6. The material volume detection system for a mixing plant based on dynamic spatial compensation and multiple echo analysis according to claim 5, characterized in that, The multi-dimensional data processing unit, based on the singular value decomposition algorithm, compares the standard spatial coordinates with the current measured coordinates to solve for the optimal rotation matrix and translation vector, and performs pose compensation and repair on the material point cloud data.
7. The material volume detection system for a mixing plant based on dynamic spatial compensation and multiple echo analysis according to claim 1, characterized in that, The multi-dimensional data processing unit, based on time-of-flight multiple echo analysis technology, collects the echo sequence generated by the dual-axis laser scanning unit after emitting laser measurement lines in the hopper loading state. It identifies valid echoes by using preset pulse width thresholds and echo intensity thresholds, removes dust noise, and then uses a radius filter to remove discrete noise points where the number of neighboring points within a preset radius is less than a preset threshold.

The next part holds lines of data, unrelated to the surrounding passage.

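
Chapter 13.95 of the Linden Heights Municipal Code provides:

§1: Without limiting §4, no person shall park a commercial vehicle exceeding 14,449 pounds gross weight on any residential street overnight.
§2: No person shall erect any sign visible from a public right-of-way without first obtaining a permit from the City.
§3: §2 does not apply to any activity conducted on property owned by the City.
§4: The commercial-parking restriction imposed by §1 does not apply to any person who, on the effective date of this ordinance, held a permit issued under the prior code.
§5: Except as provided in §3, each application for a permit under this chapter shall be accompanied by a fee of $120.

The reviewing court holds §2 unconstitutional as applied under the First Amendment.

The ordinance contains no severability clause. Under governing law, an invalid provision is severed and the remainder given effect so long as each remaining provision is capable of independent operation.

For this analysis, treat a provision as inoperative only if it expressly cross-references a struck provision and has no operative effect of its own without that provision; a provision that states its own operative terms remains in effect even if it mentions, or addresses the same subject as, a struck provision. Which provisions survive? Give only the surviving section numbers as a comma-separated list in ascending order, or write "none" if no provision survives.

1, 4, 5

§2 is struck. §3 operates only by reference to §2, so it falls with §2. §5 mentions §3 but its own obligation stands independently of §3, so §5 is not affected. Under the stated default rule, only provisions that cannot operate independently fall away; the rest are enforced. That leaves §1, §4, and §5 in effect.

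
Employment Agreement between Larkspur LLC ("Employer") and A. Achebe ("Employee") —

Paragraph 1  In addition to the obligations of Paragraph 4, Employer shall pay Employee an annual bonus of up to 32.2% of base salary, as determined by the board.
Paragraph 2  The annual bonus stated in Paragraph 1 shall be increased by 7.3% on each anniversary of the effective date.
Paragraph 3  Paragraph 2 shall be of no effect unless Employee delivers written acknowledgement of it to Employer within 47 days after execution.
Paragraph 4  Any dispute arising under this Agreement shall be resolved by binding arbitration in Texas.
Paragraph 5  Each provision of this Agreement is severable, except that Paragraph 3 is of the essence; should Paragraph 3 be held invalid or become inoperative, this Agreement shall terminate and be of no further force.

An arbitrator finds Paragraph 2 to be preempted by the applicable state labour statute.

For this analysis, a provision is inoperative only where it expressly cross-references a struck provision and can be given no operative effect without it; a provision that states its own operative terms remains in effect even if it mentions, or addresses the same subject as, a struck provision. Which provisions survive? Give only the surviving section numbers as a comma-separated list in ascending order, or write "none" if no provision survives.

none

Paragraph 2 is struck. Paragraph 3 has no operative effect of its own apart from Paragraph 2 and is therefore inoperative. Paragraph 5 makes Paragraph 3 an essential term, and Paragraph 3 has been rendered inoperative by the cascade; under Paragraph 5, the entire Agreement is therefore void. No provision of the Agreement survives.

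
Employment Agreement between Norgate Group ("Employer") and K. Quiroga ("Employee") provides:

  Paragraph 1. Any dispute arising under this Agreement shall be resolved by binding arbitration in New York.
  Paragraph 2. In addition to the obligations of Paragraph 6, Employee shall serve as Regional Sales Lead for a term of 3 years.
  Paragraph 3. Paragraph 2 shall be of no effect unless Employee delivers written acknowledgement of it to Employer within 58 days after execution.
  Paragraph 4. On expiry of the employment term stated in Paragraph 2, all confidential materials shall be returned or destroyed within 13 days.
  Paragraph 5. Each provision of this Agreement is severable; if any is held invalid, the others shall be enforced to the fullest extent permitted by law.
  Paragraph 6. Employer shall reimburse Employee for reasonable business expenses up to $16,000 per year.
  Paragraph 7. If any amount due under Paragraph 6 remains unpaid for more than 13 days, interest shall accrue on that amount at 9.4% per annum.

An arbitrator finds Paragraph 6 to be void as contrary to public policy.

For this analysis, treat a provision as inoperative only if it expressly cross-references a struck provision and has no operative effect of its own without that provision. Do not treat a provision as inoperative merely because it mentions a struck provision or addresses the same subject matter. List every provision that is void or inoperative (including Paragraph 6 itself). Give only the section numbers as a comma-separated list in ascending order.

Paragraph 6 is struck. Paragraph 7 operates only by reference to Paragraph 6, so it falls with Paragraph 6. Paragraph 2 mentions Paragraph 6 but its own obligation stands independently of Paragraph 6, so Paragraph 2 is not affected. Paragraph 5 is a severability clause and preserves every provision that can still be given independent effect. That leaves Paragraph 1, Paragraph 2, Paragraph 3, Paragraph 4, and Paragraph 5 in effect.

6, 7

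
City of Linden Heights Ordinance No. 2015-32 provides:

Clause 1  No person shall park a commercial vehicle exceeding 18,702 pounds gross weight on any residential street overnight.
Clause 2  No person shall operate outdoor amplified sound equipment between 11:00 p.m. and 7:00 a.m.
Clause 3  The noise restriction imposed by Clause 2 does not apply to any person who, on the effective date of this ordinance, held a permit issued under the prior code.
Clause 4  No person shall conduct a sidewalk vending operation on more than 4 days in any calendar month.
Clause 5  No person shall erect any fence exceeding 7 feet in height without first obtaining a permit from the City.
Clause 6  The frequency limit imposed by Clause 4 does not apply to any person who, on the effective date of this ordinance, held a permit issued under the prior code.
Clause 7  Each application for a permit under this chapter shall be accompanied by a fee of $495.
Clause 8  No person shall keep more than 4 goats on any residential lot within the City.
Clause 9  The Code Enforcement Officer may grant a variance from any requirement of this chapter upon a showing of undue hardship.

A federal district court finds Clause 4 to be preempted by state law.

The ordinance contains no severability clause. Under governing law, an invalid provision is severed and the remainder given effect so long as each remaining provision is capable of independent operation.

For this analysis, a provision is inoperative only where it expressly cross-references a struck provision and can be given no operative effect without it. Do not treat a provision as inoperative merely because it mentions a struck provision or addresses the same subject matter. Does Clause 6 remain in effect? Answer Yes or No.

Clause 4 is struck. Clause 6 operates only by reference to Clause 4, so it falls with Clause 4. With no severability clause, the stated default rule severs what cannot stand and enforces each remaining provision that can operate on its own. The provisions still in force are Clause 1, Clause 2, Clause 3, Clause 5, Clause 7, Clause 8, and Clause 9. Clause 6 is among the inoperative provisions, so the answer is no.

No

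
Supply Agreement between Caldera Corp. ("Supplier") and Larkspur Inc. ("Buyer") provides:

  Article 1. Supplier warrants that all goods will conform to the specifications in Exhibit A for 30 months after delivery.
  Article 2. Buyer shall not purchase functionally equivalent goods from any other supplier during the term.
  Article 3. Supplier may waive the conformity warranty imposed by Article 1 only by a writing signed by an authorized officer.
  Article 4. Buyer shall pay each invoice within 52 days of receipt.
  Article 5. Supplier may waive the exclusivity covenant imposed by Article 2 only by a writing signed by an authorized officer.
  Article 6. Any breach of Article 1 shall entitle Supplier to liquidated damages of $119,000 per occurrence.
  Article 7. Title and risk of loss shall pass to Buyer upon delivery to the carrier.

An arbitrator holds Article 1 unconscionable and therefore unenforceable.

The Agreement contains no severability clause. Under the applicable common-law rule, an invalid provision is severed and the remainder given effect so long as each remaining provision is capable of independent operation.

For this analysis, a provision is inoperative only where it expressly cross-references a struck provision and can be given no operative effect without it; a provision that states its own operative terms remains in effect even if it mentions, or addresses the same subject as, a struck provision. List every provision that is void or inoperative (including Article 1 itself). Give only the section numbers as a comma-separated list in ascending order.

1, 3, 6

Article 1 is struck. The only function of Article 3 is the waiver condition for Article 1, so it cannot stand once Article 1 is removed. Article 6 does nothing except set the liquidated-damages amount by reference to Article 1; with Article 1 gone it has no independent effect and is inoperative. Under the stated default rule, only provisions that cannot operate independently fall away; the rest are enforced. The provisions still in force are Article 2, Article 4, Article 5, and Article 7.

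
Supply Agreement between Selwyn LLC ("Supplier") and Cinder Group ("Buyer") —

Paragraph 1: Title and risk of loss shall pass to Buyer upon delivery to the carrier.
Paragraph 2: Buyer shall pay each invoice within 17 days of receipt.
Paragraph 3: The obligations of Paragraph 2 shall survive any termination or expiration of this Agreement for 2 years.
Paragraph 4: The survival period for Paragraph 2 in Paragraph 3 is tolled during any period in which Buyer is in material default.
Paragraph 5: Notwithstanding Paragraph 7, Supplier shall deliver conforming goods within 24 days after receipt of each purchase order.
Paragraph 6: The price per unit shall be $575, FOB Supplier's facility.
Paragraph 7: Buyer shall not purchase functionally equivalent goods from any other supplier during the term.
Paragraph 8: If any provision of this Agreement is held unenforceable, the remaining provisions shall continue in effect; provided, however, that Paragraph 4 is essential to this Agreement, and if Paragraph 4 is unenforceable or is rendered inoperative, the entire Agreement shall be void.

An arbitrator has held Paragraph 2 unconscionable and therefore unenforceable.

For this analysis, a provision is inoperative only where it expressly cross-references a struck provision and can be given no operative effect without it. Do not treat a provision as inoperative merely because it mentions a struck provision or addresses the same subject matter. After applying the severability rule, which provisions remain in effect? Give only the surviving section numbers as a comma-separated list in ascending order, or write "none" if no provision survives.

none

Paragraph 2 is struck. Paragraph 3 has no operative effect of its own apart from Paragraph 2 and is therefore inoperative. Paragraph 4 operates only by reference to Paragraph 3, so it falls with Paragraph 3. Paragraph 8 makes Paragraph 4 an essential term, and Paragraph 4 has been rendered inoperative by the cascade; under Paragraph 8, the entire Agreement is therefore void. No provision of the Agreement survives.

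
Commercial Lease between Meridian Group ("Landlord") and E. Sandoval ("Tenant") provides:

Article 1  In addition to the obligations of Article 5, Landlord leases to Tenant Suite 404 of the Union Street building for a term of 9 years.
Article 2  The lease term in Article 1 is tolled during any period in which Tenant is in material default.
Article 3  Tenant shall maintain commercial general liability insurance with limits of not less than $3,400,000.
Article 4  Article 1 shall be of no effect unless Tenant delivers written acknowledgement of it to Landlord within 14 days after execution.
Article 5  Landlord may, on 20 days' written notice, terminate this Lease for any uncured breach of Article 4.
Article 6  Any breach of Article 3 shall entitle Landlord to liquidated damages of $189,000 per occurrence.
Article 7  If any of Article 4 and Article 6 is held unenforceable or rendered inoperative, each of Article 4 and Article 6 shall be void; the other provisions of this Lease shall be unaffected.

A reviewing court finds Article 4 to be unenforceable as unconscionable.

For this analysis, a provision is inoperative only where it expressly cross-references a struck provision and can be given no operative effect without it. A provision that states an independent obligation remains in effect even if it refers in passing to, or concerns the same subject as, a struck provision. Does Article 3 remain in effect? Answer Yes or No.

Yes

Article 4 is struck. Article 5 operates only by reference to Article 4, so it falls with Article 4. Article 1 mentions Article 5 but its own obligation stands independently of Article 5, so Article 1 is not affected. Article 7 declares Article 4 and Article 6 mutually dependent; since one of them has fallen, all of them are of no effect. That brings down Article 6 as well. The remainder continues in force under Article 7. That leaves Article 1, Article 2, Article 3, and Article 7 in effect. Article 3 is among the surviving provisions, so the answer is yes.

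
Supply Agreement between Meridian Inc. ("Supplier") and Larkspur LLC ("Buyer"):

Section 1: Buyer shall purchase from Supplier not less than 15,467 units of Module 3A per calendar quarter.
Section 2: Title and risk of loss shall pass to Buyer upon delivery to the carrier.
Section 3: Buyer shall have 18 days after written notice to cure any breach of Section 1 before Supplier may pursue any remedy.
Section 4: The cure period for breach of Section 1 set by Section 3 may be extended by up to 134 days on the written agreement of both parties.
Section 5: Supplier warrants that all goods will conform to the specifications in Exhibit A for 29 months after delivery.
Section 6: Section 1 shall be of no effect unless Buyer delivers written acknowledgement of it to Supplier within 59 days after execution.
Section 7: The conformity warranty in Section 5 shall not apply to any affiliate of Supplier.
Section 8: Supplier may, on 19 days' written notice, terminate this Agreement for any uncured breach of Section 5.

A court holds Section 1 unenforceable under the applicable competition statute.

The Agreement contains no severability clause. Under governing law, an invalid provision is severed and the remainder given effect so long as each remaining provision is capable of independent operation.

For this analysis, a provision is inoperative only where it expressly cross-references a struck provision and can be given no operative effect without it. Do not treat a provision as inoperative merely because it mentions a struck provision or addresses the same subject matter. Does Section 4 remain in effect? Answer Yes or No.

No

Section 1 is struck. Section 3 operates only by reference to Section 1, so it falls with Section 1. Section 6 merely fixes the acknowledgement condition for Section 1; with Section 1 gone it has nothing to operate on and falls away. Section 4 has no operative effect of its own apart from Section 3 and is therefore inoperative. Under the stated default rule, only provisions that cannot operate independently fall away; the rest are enforced. That leaves Section 2, Section 5, Section 7, and Section 8 in effect. Section 4 is among the inoperative provisions, so the answer is no.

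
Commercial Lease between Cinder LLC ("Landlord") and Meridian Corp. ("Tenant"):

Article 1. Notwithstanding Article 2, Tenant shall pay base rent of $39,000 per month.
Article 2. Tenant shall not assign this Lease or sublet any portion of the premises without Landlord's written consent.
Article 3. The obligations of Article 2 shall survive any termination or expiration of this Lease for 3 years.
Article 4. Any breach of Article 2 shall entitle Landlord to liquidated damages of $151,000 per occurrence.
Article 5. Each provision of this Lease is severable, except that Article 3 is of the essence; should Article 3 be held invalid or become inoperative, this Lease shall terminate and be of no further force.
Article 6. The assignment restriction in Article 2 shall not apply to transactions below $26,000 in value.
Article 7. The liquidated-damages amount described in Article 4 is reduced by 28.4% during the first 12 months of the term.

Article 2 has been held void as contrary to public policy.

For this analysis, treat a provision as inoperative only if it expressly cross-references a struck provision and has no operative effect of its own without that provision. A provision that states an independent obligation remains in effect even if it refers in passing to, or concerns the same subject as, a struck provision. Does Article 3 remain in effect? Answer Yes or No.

No

Article 2 is struck. Article 3 has no operative effect of its own apart from Article 2 and is therefore inoperative. Article 4 has no operative effect of its own apart from Article 2 and is therefore inoperative. Article 6 operates only by reference to Article 2, so it falls with Article 2. The whole of Article 7 is the introductory reduction to the liquidated-damages amount, defined by reference to Article 4, so Article 7 cannot stand once Article 4 is removed. Article 5 makes Article 3 an essential term, and Article 3 has been rendered inoperative by the cascade; under Article 5, the entire Lease is therefore void. No provision of the Lease survives. Article 3 is among the inoperative provisions, so the answer is no.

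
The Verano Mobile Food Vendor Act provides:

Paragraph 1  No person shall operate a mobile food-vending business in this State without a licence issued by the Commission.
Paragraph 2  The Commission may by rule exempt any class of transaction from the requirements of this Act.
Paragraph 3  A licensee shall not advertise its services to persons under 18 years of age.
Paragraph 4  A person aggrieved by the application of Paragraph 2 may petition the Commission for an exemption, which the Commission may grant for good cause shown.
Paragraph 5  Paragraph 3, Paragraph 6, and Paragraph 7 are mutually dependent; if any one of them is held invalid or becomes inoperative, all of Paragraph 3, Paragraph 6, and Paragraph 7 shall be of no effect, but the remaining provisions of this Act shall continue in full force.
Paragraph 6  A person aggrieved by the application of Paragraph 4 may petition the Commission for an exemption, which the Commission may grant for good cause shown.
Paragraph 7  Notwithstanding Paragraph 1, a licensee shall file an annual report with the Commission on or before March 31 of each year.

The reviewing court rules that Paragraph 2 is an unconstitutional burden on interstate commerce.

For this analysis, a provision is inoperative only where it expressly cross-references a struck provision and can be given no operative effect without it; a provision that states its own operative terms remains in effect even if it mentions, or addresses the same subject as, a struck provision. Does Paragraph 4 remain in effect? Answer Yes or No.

Paragraph 2 is struck. Paragraph 4 has no operative effect of its own apart from Paragraph 2 and is therefore inoperative. Paragraph 6 merely fixes the exemption procedure for Paragraph 4; with Paragraph 4 gone it has nothing to operate on and falls away. Paragraph 5 declares Paragraph 3, Paragraph 6, and Paragraph 7 mutually dependent; since one of them has fallen, all of them are of no effect. That brings down Paragraph 3 and Paragraph 7 as well. The remainder continues in force under Paragraph 5. The provisions still in force are Paragraph 1 and Paragraph 5. Paragraph 4 is among the inoperative provisions, so the answer is no.

No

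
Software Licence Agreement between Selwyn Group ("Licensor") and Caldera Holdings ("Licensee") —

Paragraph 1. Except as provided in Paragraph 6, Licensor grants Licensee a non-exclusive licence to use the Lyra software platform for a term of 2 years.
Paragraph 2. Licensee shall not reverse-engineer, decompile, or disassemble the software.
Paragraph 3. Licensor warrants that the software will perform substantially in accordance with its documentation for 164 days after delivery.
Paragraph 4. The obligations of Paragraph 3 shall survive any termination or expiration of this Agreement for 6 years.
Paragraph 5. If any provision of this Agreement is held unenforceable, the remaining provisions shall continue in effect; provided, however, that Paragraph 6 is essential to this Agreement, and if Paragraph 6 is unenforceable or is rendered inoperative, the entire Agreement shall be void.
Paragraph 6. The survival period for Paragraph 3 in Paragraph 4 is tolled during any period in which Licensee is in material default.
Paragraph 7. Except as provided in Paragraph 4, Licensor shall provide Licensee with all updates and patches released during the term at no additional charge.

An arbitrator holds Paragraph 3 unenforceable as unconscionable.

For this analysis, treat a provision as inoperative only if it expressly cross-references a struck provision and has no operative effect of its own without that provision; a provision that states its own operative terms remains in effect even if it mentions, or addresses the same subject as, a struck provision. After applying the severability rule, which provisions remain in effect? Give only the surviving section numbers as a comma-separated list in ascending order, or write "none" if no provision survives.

none

Paragraph 3 is struck. Paragraph 4 merely fixes the survival period for Paragraph 3; with Paragraph 3 gone it has nothing to operate on and falls away. Paragraph 6 does nothing except set the tolling of the survival period for Paragraph 3 by reference to Paragraph 4; with Paragraph 4 gone it has no independent effect and is inoperative. Paragraph 5 makes Paragraph 6 an essential term, and Paragraph 6 has been rendered inoperative by the cascade; under Paragraph 5, the entire Agreement is therefore void. No provision of the Agreement survives.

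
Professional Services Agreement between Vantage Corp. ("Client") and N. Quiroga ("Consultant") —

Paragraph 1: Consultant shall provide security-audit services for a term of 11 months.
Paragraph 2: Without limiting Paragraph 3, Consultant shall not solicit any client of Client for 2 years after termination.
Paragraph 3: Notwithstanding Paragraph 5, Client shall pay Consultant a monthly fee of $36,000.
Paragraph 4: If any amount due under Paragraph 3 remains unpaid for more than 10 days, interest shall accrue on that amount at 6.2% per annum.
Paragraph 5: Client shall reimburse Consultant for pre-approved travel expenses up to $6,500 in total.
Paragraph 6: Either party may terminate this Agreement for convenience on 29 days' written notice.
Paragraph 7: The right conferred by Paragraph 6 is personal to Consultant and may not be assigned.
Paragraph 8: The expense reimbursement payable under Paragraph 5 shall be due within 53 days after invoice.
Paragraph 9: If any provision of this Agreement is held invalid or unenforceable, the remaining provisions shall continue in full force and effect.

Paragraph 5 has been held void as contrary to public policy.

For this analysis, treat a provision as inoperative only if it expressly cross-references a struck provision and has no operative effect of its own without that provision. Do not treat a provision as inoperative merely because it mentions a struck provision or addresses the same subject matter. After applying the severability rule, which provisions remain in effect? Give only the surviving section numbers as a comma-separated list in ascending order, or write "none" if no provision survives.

1, 2, 3, 4, 6, 7, 9

Paragraph 5 is struck. Paragraph 8 operates only by reference to Paragraph 5, so it falls with Paragraph 5. Although Paragraph 3 refers to Paragraph 5, its operative terms do not depend on Paragraph 5, so it remains in effect. Under the severability clause in Paragraph 9, the remaining provisions continue in force. That leaves Paragraph 1, Paragraph 2, Paragraph 3, Paragraph 4, Paragraph 6, Paragraph 7, and Paragraph 9 in effect.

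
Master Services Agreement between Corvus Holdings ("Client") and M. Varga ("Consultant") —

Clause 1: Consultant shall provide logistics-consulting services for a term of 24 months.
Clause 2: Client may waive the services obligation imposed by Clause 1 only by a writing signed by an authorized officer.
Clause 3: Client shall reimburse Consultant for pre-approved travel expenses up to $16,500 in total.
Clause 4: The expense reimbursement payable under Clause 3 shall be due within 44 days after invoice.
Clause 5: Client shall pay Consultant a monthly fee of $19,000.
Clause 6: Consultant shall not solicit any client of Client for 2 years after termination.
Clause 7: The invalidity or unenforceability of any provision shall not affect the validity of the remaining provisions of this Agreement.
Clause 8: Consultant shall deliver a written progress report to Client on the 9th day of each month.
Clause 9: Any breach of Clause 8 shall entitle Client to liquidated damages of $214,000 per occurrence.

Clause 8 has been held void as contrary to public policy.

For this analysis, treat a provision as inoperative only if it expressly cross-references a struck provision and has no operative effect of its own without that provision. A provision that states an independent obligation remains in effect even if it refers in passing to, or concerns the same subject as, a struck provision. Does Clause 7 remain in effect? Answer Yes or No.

Clause 8 is struck. Clause 9 has no operative effect of its own apart from Clause 8 and is therefore inoperative. Clause 7 is a severability clause and preserves every provision that can still be given independent effect. Clause 1, Clause 2, Clause 3, Clause 4, Clause 5, Clause 6, and Clause 7 remain in effect. Clause 7 is among the surviving provisions, so the answer is yes.

Yes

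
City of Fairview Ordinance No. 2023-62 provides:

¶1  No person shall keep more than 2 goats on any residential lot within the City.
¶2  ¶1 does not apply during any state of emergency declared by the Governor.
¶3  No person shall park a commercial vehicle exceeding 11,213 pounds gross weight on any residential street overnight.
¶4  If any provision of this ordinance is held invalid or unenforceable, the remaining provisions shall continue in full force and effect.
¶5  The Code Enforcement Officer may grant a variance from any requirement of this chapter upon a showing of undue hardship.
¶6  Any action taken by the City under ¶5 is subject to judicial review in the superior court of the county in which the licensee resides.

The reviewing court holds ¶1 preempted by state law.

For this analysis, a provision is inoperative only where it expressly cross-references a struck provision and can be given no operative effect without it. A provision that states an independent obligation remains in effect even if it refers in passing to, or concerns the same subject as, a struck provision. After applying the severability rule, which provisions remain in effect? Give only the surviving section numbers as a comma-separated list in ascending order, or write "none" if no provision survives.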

8. The material volume detection system for a mixing plant based on dynamic spatial compensation and multiple echo analysis according to claim 1, characterized in that, The multi-dimensional data processing unit uses principal component analysis to extract the feature values of the material point cloud data, determines the material accumulation morphology, and constructs the parameterized continuous surface equation of the material surface based on the non-uniform rational B-spline algorithm.
9. The material volume detection system for a mixing plant based on dynamic spatial compensation and multiple echo analysis according to claim 1, characterized in that, The multi-dimensional data processing unit projects and closes the parameterized continuous surface equation of the material surface onto the reference surface of the hopper bottom, and uses a discretized micro-element mesh to perform spatial triple integral calculation to obtain the material volume.
10. A method for detecting the volume of materials in a mixing plant based on dynamic spatial compensation and multiple echo analysis, characterized in that, Based on the material volume detection system for mixing plants constructed using the above scheme and based on dynamic spatial compensation and multiple echo analysis, this detection method includes: Static benchmark modeling: In the empty state of the hopper, the dual-axis laser scanning unit scans the initial point cloud data of the inner wall of the hopper to obtain the reference surface of the bottom surface of the hopper, and scans the self-calibrating reference benchmark to obtain the standard spatial coordinates. Dynamic point cloud acquisition and noise reduction: When the hopper is loaded, the dual-axis laser scanning unit scans the material in the hopper to acquire the material point cloud data. The multi-dimensional data processing unit removes dust noise and discrete noise in the material point cloud data and dynamically adjusts the cleaning device according to the echo data of the laser measurement line to clean the laser scanning device. Self-healing spatial coordinate system: The multi-dimensional data processing unit performs pose compensation and repair on the material point cloud data based on the static spatial pose reference. Material feature identification and surface fitting: The multi-dimensional data processing unit extracts feature values of the repaired material point cloud data and constructs the parameterized continuous surface equation of the material surface. Spatial volume integral calculation: The multi-dimensional data processing unit combines the parameterized continuous surface equation of the material surface with the reference surface of the hopper bottom to calculate the material volume.